Published:Sunday | November 17, 2019 | 12:27 AMCecelia Campbell-Livingston - Gleaner Writer

To all the people who are fighting for the broken

All the people who keep holding on to love

All the people who are reaching for the lonely

Keep changing the world

– Mikeschair

Christians are some of the most financially overburdened people. Although many of them face financial challenges themselves, they are often expected to tithe, to give offerings for various ministries, and also to give the occasional ‘special offering’, which goes towards assisting members who are worse off than they are.

But with so many members being unemployed, churches struggle to make any meaningful impact on those who are seeking assistance.

Many believe that the Church shouldn’t beg so much, but rather, create a programme that will see them giving and maybe even creating employment for their own.

God’s hands and feet

Blogger and investment enthusiast Terri-Ann Malabre shared that as Christians, we are called to be God’s hands and feet on the Earth. “That means we are called to love, teach, care for others, and give of our resources. The Church has always been a vehicle for benevolence. To do those good works, church leaders often look to their members to fund these activities. There is nothing wrong with this approach as long as it is not exploitative or coercive because as mentioned, that is a part of what we are called to do,” she said.

Unfortunately, however, Malabre said that a lot of church leaders have not evolved beyond this type of fundraising, and, as such, members may feel more than a little burdened and somewhat guilted into trying to meet all the obligations of the building fund, scholarship fund, organ fund, etc.

“A more comprehensive approach needs to be taken to raise funds. The Church isn’t short of bright and talented individuals, so how do we hone that to ensure that the Church has sufficient money to pay its bills as well as enough for outreach?” she quizzed.
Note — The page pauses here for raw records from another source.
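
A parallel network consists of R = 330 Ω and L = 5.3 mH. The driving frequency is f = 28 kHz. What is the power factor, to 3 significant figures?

ω = 2πf = 175900 rad/s
X_L = ωL = 932 Ω
Parallel: admittances add. Y = 1/R + 1/(jωL)
Y = (0.00303 − j0.00107) S
|Y| = 0.00321 S → |Z| = 1/|Y| = 311 Ω, ∠Z = −∠Y = 19.5°
cos φ = cos(19.5°) = 0.943

0.943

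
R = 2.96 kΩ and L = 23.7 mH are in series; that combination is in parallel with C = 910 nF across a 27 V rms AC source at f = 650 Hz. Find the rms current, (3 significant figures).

ω = 2πf = 4084 rad/s
X_L = ωL = 96.8 Ω
X_C = 1/(ωC) = 269 Ω
Branch 1 (R+jX_L): Z₁ = 2960 + j96.8 Ω, |Z₁| = 2960 Ω
Branch 2 (−jX_C): Z₂ = −j269 Ω
Parallel: Z = Z₁Z₂/(Z₁+Z₂), |Z| = 269 Ω, ∠Z = -84.8°
I = V/|Z| = 27/269 = 100 mA

100 mA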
For Malabre, outside of bake sales and fish fries, entrepreneurship is a way to earn sustainable income. She suggested that where the Church can obtain land, it should develop properties for either private or commercial use (parking lots, plazas, etc) where rental income can be generated, restaurants, Christian cafés, wellness centres that care for the holistic person are all options that can be explored.

“The Church engaging in entrepreneurship is not a farfetched concept. People look at the life of Jesus and they see the miracles and the lives He touched, but remember He was also a carpenter. Look also at the Apostle Paul. He did an awesome job spreading the gospel in his time, but he was also a tent maker (Acts 18:3). So this is evidence that engaging in entrepreneurial activities does not have to be at the expense of ministry,” said Malibre.

Enhancing ministry

For those who think pursuing money is shifting focus from ministry, Malabre said that it would only enhance it. She said that it would put the Church in a better position financially to help members who may be struggling to make ends meet by either helping them find jobs from these entrepreneurial ventures or giving financial aid.
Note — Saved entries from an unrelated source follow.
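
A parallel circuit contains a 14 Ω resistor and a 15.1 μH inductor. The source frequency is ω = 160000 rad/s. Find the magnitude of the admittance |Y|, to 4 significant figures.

X_L = ωL = 2.416 Ω
Parallel: admittances add. Y = 1/R + 1/(jωL)
Y = (0.07143 − j0.4139) S
|Y| = 0.4200 S → |Z| = 1/|Y| = 2.381 Ω, ∠Z = −∠Y = 80.21°

420.0 mS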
Malabre shared that it would also bridge the shortfall in funding for outreach projects.

“Cash is not the only thing needed to show that you care, but it is a practical way to meet the needs of the persons we are mandated to take care of (orphans, widows, the poor). Having sufficient funds to share could mean the difference between whether a single mother will have dinner for her children that evening or be able to send them to school. That means the Church has to be savvy about the way it generates, invests, and uses its money,” she said.

Malabre also believes that when the Church is involved in entrepreneurship, it benefits not only its members, but the wider community.

For her, when the shift in mindset happens at the leadership level, the capacity to expand and earn will fulfil the ministry’s call to help the needy.

“This shift, if done in a strategic way, through training initiatives, from entrepreneurs in the Church or partnerships with organisations like Jamaica Business Development Corporation, members and the wider community can get the impetus to start businesses of their own,” she shared, adding that it would also give the ministry greater access to the people they are trying to reach as some of those persons may never set foot in church, but they may set foot in a restaurant or a café run by a church.

Malabre said that the Church could start encouraginging entrepreneurship by teaching people money management from a biblical perspective. For example, look at the parable of the talents, which teaches us to use even the little we have instead of burying it.

“The Church could also ensure that strategic partnerships are formed with entities that can help interested members get educated and trained to launch their businesses. Also, invite persons in to teach the members the art of investing and putting aside, even from the little they have.”